もちろん俺にも勧誘を断る権利がある。実力差があろうと、あくまで俺とエネルは対等な関係である。冷たいと思うような人間は、冒険者ではなく、他の職業につくべきだ。
エネルが体をすり寄せてくるが、あえて俺はリリィの方に体を向ける。
「リリィさん。心配をしてくれるのは感謝していますが、今回の決闘は越えなければならない試練に他なりません。他の人間にグェントを倒してもらったとして、これからの人生で自らを誇って生きられるでしょうか?」
リリィは顔をぷいっと背けた。
「勝手にしてください! 私としては、ノエルさんが生きてさえくれさえすれば十分です!」
これだから男は……という心の声が聞こえてきそうだった。
申しわけないとは思うが、これだけは譲れない。将来クラウスの誘いを受けてギルド職員になったとしても、今はまだ冒険者なのだから。
俺はグェントと戦う。
元パーティーとして、幼なじみとして、けじめをつけなればならない。これ以上の暴走を、たとえ殺してでも、止めなければならないのだ。

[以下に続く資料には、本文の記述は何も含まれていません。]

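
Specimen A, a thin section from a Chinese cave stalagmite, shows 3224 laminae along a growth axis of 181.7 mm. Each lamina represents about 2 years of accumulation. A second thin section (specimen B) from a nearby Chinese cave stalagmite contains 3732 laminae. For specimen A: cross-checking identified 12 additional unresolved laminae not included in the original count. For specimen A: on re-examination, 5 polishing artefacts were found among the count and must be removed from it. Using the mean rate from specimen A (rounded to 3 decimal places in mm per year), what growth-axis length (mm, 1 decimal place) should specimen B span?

Specimen A: adjusted count: 3224 − 5 + 12 = 3231 laminae.
Specimen A: 3231 laminae at 2 years each span 3231 × 2 = 6462 years.
A: 181.7 mm over 6462 years gives 181.7 / 6462 ≈ 0.028 mm/yr.
Specimen B: at 2 years per lamina, 3732 × 2 = 7464 years. B's length ≈ 0.028 × 7464 = 209.0 mm.

209.0 mm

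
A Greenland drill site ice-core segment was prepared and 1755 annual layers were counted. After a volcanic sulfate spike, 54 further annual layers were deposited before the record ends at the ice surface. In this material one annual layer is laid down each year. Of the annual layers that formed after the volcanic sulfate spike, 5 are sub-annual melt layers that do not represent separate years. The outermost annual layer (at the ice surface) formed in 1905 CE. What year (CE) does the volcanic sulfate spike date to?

1856 CE

54 annual layers post-date the volcanic sulfate spike.
54 − 5 false = 49 true annual layers after the volcanic sulfate spike.
The annual layer at the ice surface is 1905 CE, so the volcanic sulfate spike dates to 1905 − 49 = 1856 CE.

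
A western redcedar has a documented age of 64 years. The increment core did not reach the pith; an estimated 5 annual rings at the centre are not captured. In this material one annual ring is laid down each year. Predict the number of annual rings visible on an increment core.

Expected annual rings over 64 years: 64.
Subtracting the 5 annual rings not captured gives 64 − 5 = 59 annual rings in the record.

59 annual rings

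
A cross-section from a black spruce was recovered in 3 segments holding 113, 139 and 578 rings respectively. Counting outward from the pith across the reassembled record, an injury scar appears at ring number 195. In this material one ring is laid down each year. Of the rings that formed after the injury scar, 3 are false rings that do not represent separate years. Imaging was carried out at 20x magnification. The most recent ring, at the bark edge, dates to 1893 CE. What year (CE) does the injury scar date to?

Total rings = 113 + 139 + 578 = 830.
Between ring 195 and the bark edge there are 830 − 195 = 635 rings.
635 − 3 false = 632 true rings after the injury scar.
The ring at the bark edge is 1893 CE, so the injury scar dates to 1893 − 632 = 1261 CE.

1261 CE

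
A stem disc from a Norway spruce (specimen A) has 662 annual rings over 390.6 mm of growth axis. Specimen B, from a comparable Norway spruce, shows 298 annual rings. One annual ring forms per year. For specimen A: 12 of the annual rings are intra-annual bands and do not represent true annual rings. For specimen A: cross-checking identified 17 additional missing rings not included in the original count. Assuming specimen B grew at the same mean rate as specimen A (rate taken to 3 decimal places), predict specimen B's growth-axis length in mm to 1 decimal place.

Specimen A: adjusted count: 662 − 12 + 17 = 667 annual rings.
A: Mean rate = 390.6 mm / 667 years ≈ 0.586 mm/year.
Length of B = 0.586 × 298 = 174.6 mm.

174.6 mm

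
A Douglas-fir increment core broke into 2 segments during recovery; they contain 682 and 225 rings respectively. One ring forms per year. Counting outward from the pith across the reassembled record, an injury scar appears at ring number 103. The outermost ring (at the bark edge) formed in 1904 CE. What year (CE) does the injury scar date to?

Total rings = 682 + 225 = 907.
Between ring 103 and the bark edge there are 907 − 103 = 804 rings.
The ring at the bark edge is 1904 CE, so the injury scar dates to 1904 − 804 = 1100 CE.

1100 CE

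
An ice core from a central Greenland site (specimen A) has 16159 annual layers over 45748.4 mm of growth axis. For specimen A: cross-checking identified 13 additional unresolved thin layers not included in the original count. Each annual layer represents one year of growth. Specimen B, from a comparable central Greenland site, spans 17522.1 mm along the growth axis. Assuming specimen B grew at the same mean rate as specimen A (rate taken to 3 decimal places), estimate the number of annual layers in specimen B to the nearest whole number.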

冒険者ギルドを出た時、街は夕日に染め上げられていた。
もう日が落ちようというのに、まだまだ街の混雑は消えない。
家に帰ろうとしている住民たちの中で、俺は昔を思い出していた。
元パーティーが駆け出しだったころ。
グェントもあれほど傲慢な性格ではなかった。食うや食わずの生活でも、剣の腕を磨くのに必死だった。
どこで変わってしまったのか。どうしたら良かったのだろうか。
今となっては、全てが遅かった。
昔を思い出すのも。今日が最後になるだろう。